最后,他将叠好的纸严丝合缝地塞进胸口内袋,按了按。
“我去。”
话音刚落,人影一晃,已掠出帐门。
安兰慢慢走到窗边。
她伸手推开木格窗,夜风卷着寒气扑进来。
朝歌啊朝歌……
这次,你可真躲不过去了。
贺旋雷厉风行。
不到半个时辰,东西全拎回来了。
帐篷里,瓶瓶罐罐摊了一整张矮桌。
她摆好三只青釉小碟。
一只放盐末,一只放朱砂粉,一只空着。
烛光摇晃,照着她绷紧的下颌线和专注到冷的眼神。
火苗舔着罐底,水汽渐升,雾气漫过桌面。
贺旋站在边上,一动不动。
越看越心惊。
那几样东西在碟子里咕嘟冒泡、颜色由青转褐……
差不多一个钟头,安兰吹熄蜡烛。
火苗颤了两下,熄了。
她拿竹片刮下碟底的粉末。
一片、两片、三片,刮得干干净净。
她用油纸仔细包好。
“妥了。”
贺旋靠过来,脚尖微微内扣,肩膀前倾。
“姐姐,药是做成了。可咋送进去?我刚绕过去瞅了眼,朝歌帐子外头全是兵,刀都亮着,连只苍蝇都飞不进去。”
安兰把药包塞进袖口。
“我有招儿。”
她抬眼,目光扫过贺旋身上那身干净齐整的衣裳。
她顿了顿,说:“把外头这件,扒了。
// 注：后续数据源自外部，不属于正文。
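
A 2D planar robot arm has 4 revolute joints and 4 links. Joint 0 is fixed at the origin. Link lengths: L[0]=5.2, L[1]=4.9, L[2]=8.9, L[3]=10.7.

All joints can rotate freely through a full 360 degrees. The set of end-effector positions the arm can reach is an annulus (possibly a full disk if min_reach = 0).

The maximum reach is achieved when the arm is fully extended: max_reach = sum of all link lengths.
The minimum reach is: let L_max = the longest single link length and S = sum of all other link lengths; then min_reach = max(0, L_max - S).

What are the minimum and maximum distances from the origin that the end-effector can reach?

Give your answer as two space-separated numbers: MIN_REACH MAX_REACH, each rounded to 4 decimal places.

Answer: 0.0000 29.7000

Derivation:
Link lengths: [5.2, 4.9, 8.9, 10.7]
max_reach = 5.2 + 4.9 + 8.9 + 10.7 = 29.7
L_max = max([5.2, 4.9, 8.9, 10.7]) = 10.7
S (sum of others) = 29.7 - 10.7 = 19
min_reach = max(0, 10.7 - 19) = max(0, -8.3) = 0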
”
贺旋当场愣住。
他瞳孔一缩,喉头猛地一哽。
手比脑子快,一把按住衣领,人往后缩了半步,膝盖撞上矮凳腿。
“姐……姐姐!这不合适啊!”
安兰被他那副慌里慌张的样子逗得噗嗤一笑。
“你个小毛孩,瞎琢磨啥呢?”
贺旋捂着被点过的地方,耳朵红得能滴血。
安兰立刻收起玩笑劲儿,板起脸。
她眉峰一压,眼神沉下来。
“我借你衣服一用,马上要去安王府走一趟。”
贺旋一怔。
“安王府?”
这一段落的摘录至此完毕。